A Sweet Investment in the Future
Cacao – the “bean” behind chocolate – is native to the Western Hemisphere. (Pronounced “ka-kow,” it is often referred to as cocoa in the United States.) It originated in the Amazon basin and was domesticated throughout northern South America and Central America. Unlike Central America’s big cash crop, bananas, the native cacao plant thrives in shade. This means that chocolate farms are often characterized by a variety of plants and trees; a boon to animals looking for varied habitat.
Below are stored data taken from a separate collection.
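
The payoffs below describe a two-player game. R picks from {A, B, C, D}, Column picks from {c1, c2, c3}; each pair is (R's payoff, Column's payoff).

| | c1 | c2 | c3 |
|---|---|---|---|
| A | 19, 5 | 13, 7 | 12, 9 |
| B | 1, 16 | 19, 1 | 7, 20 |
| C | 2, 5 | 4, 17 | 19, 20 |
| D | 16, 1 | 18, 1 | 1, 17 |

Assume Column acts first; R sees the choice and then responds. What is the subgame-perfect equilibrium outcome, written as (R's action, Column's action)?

(C, c3)

Backward induction with Column moving first.
- c1 → R plays A (best of 19, 1, 2, 16); Column gets 5.
- c2 → R plays B (best of 13, 19, 4, 18); Column gets 1.
- c3 → R plays C (best of 12, 7, 19, 1); Column gets 20.
Among 5, 1, 20, the best is 20 at c3. Subgame-perfect outcome: (C, c3) with payoffs (19, 20).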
According to the International Cocoa Organization, cacao was Costa Rica’s most important commercial crop between 1940 and 1970. Statistics from the United Nations’ Food and Agricultural Organization show that Costa Rica exported more than 10,000 metric tons of beans per year In the early 1960s, making our nation one of the world’s leading suppliers at the time.
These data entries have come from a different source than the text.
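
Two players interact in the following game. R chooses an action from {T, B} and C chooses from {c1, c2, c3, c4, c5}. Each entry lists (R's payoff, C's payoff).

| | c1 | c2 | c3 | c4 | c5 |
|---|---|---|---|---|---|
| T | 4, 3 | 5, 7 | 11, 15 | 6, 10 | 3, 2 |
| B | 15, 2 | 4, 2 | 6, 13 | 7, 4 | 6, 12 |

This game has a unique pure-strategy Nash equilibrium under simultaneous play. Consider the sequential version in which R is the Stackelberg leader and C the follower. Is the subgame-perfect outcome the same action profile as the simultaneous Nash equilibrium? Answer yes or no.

yes

C best-responds to each possible R move:
- T: C compares 3, 7, 15, 10, 2 and picks c3; R would get 11.
- B: C compares 2, 2, 13, 4, 12 and picks c3; R would get 6.
Maximizing over 11, 6, R chooses T. Subgame-perfect outcome: (T, c3) with payoffs (11, 15).
Under simultaneous play:
R's best replies: c1→B; c2→T; c3→T; c4→B; c5→B.
C's best replies: T→c3; B→c3.
Only (T, c3) has each player best-responding; Nash payoffs (11, 15).
Sequential outcome (T, c3) coincides with the Nash profile (T, c3).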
A blight that struck soon after the boom of the 60s, coupled with the rampant deforestation that reached its peak in the 70s, nearly destroyed cacao production in Costa Rica. In 1999, only 130 metric tons of cacao was exported.
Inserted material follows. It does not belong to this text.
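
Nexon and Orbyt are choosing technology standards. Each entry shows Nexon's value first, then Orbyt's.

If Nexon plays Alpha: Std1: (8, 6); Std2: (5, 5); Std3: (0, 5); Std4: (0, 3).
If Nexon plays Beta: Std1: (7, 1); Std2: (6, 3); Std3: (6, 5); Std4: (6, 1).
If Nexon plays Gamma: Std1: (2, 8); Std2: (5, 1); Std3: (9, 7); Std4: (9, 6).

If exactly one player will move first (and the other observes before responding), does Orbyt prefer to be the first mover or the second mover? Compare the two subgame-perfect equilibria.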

Today, a new trend in the US is helping increase the demand for the raw ingredient in chocolate. A July 16 article in the LA Times, “Chocolate Makers Focus on the Technology of Making Better Chocolate,” describes how boutique chocolatiers across the nation are creating their confections starting with the raw bean, rather than purchasing processed ingredients.
“There’s more interest in chocolate and there’s high enough prices for chocolate to make it feasible to have a small company,” says Steve DeVries of DeVries Chocolate in Denver. This means more interest – and potential profit – in developing cacao farms. Add to this Costa Rica’s Payments for Environmental Services program for overstory reforestation initiatives, and investors can enjoy not only potentially high returns, but also the satisfaction of supporting an environmentally friendly production alternative.